Beuys, Joseph - Clothes
Type of Spiritual Experience
Felt is symbolically compressed wool
Filzanzug (Felt Suit), by Joseph Beuys
A description of the experience
The Artistic Alchemy of Joseph Beuys – Dr David Adams
Disenchanted with the elitism of what he called the "art world ghetto," Beuys saw the end of modernism in art as a transition to an expanded "social art" or "social sculpture" in which everyone could be creative and participate democratically to resculpt the body social. Beuys's "totalized concept of art" referred to the elemental process of human form-making, whether this occurred in artworks, thoughts, speech, or social interaction.
Beuys's importance lies not only in his impressively original and influential artworks, but also in his unique and sometimes controversial efforts to bridge the gap between art and contemporary life, without sacrificing the integrity of either.
What has not generally been realized in existing critical writings is how completely Beuys's work was imbued with Rudolf Steiner's anthroposophy. While Beuys sometimes mentioned Steiner more or less in passing, apparently no art critic or historian has yet realized the tremendous extent of Beuys's reliance on Steiner's ideas nor appreciated Beuys's originality in adapting Steiner's often complex and unfamiliar ideas to his own artwork within a radically shifting context of contemporary art that was quite different from Steiner's own artistic productions. In many cases anthroposophical ideas provide the keys that unlock Beuys's real intentions for particular artistic projects-and no anthroposophical content played a greater role in Beuys's formative development than his nine lectures on bees.

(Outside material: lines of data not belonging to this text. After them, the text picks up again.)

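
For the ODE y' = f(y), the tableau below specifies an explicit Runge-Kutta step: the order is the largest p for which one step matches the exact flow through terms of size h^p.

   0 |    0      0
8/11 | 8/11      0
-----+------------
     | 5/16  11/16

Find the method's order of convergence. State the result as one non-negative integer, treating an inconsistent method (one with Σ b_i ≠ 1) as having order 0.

b = (5/16, 11/16)
c = (0, 8/11)
Σ b_i: 5/16·1 + 11/16·1 = 1 ✓
b·c: 11/16·8/11 = 1/2 ✓; 2 stages ⇒ order 2.

2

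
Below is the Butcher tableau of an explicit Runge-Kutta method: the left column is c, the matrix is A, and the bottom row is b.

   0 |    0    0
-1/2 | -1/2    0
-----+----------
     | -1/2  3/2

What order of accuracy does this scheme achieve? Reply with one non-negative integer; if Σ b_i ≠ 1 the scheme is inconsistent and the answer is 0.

b = (-1/2, 3/2)
c = (0, -1/2)
Σ b_i: (-1/2)·1 + 3/2·1 = 1 ✓
b·c: 3/2·(-1/2) = -3/4 ≠ 1/2 ⇒ order 1.

1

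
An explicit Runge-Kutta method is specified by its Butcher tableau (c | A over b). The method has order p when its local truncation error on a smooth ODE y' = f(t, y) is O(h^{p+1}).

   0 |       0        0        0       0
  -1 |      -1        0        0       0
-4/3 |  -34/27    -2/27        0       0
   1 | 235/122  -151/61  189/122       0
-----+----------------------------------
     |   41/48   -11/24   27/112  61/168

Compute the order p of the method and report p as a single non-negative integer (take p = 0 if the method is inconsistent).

b = (41/48, -11/24, 27/112, 61/168)
c = (0, -1, -4/3, 1)
Ac = (0, 0, 2/27, 25/61)
Σ b_i: 41/48·1 + (-11/24)·1 + 27/112·1 + 61/168·1 = 1 ✓
b·c: (-11/24)·(-1) + 27/112·(-4/3) + 61/168·1 = 1/2 ✓
b·c²: (-11/24)·1 + 27/112·16/9 + 61/168·1 = 1/3 ✓
b·Ac: 27/112·2/27 + 61/168·25/61 = 1/6 ✓
b·c³: (-11/24)·(-1) + 27/112·(-64/27) + 61/168·1 = 1/4 ✓
b·(c∘Ac): 27/112·(-8/81) + 61/168·25/61 = 1/8 ✓
b·Ac²: 27/112·(-2/27) + 61/168·17/61 = 1/12 ✓
b·A²c: 61/168·7/61 = 1/24 ✓; 4 stages ⇒ order 4.

4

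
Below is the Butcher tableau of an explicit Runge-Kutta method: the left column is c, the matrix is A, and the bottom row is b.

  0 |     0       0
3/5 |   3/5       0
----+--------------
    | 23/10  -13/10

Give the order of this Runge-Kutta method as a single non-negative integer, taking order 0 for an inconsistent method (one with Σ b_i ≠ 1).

b = (23/10, -13/10)
c = (0, 3/5)
Σ b_i: 23/10·1 + (-13/10)·1 = 1 ✓
b·c: (-13/10)·3/5 = -39/50 ≠ 1/2 ⇒ order 1.

1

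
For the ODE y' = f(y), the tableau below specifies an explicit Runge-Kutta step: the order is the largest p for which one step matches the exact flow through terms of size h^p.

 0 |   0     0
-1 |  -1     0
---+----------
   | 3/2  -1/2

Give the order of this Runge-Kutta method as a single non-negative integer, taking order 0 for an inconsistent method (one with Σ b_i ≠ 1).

b = (3/2, -1/2)
c = (0, -1)
Σ b_i: 3/2·1 + (-1/2)·1 = 1 ✓
b·c: (-1/2)·(-1) = 1/2 ✓; 2 stages ⇒ order 2.

2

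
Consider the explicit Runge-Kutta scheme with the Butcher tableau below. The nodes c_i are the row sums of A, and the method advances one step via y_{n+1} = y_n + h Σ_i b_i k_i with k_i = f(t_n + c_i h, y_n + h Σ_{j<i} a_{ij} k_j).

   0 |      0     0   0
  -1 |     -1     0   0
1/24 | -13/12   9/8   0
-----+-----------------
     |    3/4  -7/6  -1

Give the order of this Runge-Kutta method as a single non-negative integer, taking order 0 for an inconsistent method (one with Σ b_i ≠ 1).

b = (3/4, -7/6, -1)
c = (0, -1, 1/24)
Ac = (0, 0, -9/8)
Σ b_i: 3/4·1 + (-7/6)·1 + (-1)·1 = -17/12 ≠ 1 ⇒ order 0.

0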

Beuys made one of his clearest acknowledgments of Steiner's influence in a 1971 letter that referred to "Rudolf Steiner about whom I had to think over and over again since my childhood. I know that he has left me the mission to sweep away gradually, in my own way, the alienation and distrust people have toward the supersensible."
While a soldier, having been drafted in 1941 at age twenty, Beuys first studied some of Steiner's books with his childhood friend Fritz Rolf Rothenburg, who died in the Sachsenhausen concentration camp in 1943. While he was not particularly enthusiastic about the books then, after the war, as a student at the Art Academy in Dusseldorf in 1947, he again took up Steiner's writings and found them more profound and important.

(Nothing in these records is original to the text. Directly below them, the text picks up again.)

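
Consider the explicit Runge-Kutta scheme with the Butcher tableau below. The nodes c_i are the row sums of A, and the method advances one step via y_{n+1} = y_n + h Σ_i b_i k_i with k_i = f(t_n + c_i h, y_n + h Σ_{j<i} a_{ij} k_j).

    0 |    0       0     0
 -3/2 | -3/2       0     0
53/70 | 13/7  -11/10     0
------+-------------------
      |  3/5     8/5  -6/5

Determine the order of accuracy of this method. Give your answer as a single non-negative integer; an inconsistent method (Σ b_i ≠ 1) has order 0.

b = (3/5, 8/5, -6/5)
c = (0, -3/2, 53/70)
Ac = (0, 0, 33/20)
Σ b_i: 3/5·1 + 8/5·1 + (-6/5)·1 = 1 ✓
b·c: 8/5·(-3/2) + (-6/5)·53/70 = -579/175 ≠ 1/2 ⇒ order 1.

1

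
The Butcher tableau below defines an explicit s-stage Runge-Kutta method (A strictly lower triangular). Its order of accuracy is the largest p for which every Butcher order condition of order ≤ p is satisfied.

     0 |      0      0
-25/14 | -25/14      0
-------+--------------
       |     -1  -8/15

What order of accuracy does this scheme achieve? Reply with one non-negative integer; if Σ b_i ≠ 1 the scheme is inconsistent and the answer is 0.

0

b = (-1, -8/15)
c = (0, -25/14)
Σ b_i: (-1)·1 + (-8/15)·1 = -23/15 ≠ 1 ⇒ order 0.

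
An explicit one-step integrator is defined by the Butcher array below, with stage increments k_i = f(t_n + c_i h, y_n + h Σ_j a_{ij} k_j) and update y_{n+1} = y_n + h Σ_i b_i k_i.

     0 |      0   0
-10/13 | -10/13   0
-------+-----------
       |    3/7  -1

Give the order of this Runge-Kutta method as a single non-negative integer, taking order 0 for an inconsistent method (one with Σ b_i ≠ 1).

0

b = (3/7, -1)
c = (0, -10/13)
Σ b_i: 3/7·1 + (-1)·1 = -4/7 ≠ 1 ⇒ order 0.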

Beuys was part of a group of seven students from Ewald Matare's sculpture class who were interested in anthroposophy. They made contact with Max Benirschke, a former pupil of Steiner and a leader of anthroposophical activity in Dusseldorf. Over two years Beuys regularly attended anthroposophical lectures, seminars, and a weekly study group led by Benirschke. For a few years after this Beuys regularly visited a forest cottage at Weissenseifen that belonged to his former student friend Gunther Mancke. Benirschke also made summer visits there, sometimes leading marathon sessions of reading unpublished Steiner lectures from his collection.
In August 1951 Beuys traveled with a group of Weissenseifen friends to Dornach, Switzerland, where he was impressed by performances of Steiner's mystery plays, an exhibition of Steiner's sketches for the ceiling paintings and engraved glass windows of his Goetheanum building, and discussions on architectural design with Goetheanum architectural collaborator Hermann Rantzenberger. He was somewhat less impressed by many of the anthroposophists he met.
Although Beuys did eventually join the Anthroposophical Society in 1973, he always held back somewhat from association with orthodox anthroposophy, apparently for two reasons. The first was his disappointment with what he perceived in many anthroposophists as a something less than genuine attitude and an inconsistent thinking. The second was his constitutional inability to take up what he saw as a repetitive cliched anthroposophical visual art practice. He was unable to recognize the personal possibility for an independent creativity in what he once referred to as "the Anthroposophical Museum." Yet he did on occasion support Steiner's idea about art, and he said that others should take up the anthroposophical artistic practice based directly on Steiner's visual art, which he felt unable or unwilling to pursue.